Jeb Bush's numbers, though, continued to prove disappointing. He had a negative 39-53 percent ranking, and 26 percent of the caucus-goers said they "would definitely not support him," with another 23 percent saying they would not support Trump.
Meanwhile, just five percent said they would not support Cruz, who got the best numbers in that category:
- Trump, 23 percent;
- Cruz, 5 percent;
- Carson, 9 percent;
- Rubio, 7 percent;
- Paul, 12 percent;
- Bush, 26 percent;
- Fiorina, 10 percent;
- Christie, 14 percent;
- Huckabee, 10 percent;
- Santorum, 9 percent;
- Gov. John Kasich, 19 percent;
- Gilmore, 11 percent;
- Graham, 15 percent;
- Pataki, 14 percent
The poll showed 24 percent of voters said the economy and jobs are the most important issues determining who will get their vote, followed by 15 percent who said terrorism and foreign policy, 11 percent on the federal deficit, and 10 percent for immigration.

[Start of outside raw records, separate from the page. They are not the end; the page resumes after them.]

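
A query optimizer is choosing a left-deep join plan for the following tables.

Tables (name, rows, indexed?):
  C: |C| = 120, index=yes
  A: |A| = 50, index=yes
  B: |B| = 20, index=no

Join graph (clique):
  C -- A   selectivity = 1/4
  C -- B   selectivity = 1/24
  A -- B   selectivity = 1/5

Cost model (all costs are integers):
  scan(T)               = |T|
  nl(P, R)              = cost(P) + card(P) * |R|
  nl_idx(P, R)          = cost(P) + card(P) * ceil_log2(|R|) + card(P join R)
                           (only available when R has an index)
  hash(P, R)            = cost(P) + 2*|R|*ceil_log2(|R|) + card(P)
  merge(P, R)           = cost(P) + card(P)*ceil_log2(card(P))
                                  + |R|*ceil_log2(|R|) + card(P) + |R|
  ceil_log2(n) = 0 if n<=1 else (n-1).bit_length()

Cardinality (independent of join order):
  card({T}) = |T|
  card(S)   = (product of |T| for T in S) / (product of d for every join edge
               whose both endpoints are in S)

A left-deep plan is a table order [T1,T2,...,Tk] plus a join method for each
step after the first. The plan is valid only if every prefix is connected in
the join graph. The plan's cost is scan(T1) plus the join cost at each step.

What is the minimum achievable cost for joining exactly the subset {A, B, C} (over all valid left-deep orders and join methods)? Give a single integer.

960

Selinger DP over subsets of {A,B,C}:
  {C}: scan cost=120, card=120
  {A}: scan cost=50, card=50
  {B}: scan cost=20, card=20
  {AC}: card=1500; try (A,hash)→840, (C,merge)→1360, (A,merge)→1430, (C,hash)→1780, (C,nl_idx)→1900, (A,nl_idx)→2340 …(+2); best=840 via (A,hash)
  {BC}: card=100; try (C,nl_idx)→260, (B,hash)→440, (C,merge)→1100, (B,merge)→1200, (C,hash)→1720, (C,nl)→2420 …(+1); best=260 via (C,nl_idx)
  {AB}: card=200; try (B,hash)→300, (A,nl_idx)→340, (A,merge)→490, (B,merge)→520, (A,hash)→640, (A,nl)→1020 …(+1); best=300 via (B,hash)
  {ABC}: card=250; try (A,hash)→960, (A,nl_idx)→1110, (A,merge)→1410, (C,nl_idx)→1950, (C,hash)→2180, (B,hash)→2540 …(+5); best=960 via (A,hash)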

On the economy, 49 percent of the voters said Trump is best, followed by 11 percent for Cruz. Carson, Rubio, and Fiorina were picked by six percent each.
Trump was also deemed tops for handling terrorism by 30 percent of the voters, followed by 20 percent for Cruz, 10 percent for Rubio and 7 percent for Bush. Carson, Paul, and Christie followed at five percent each.
Cruz, though, was deemed best on foreign policy by 24 percent, followed by 18 percent for Trump, 15 percent for Rubio, and 8 percent for Bush. Carson and Paul each had six percent.
The caucus-goers also overwhelmingly opposed allowing Syrian refugees to come to the United States, by 81-15 percent, and 82 percent said they do they not want them in Iowa.
However, they overwhelmingly supported, by 73-22 percent, sending U.S. ground troops to Iraq and Syria to fight ISIS, and 88 percent said they're either very worried or somewhat worried about the possibility of a terrorist attack in the United States that is similar to the one in Paris on Nov. 13.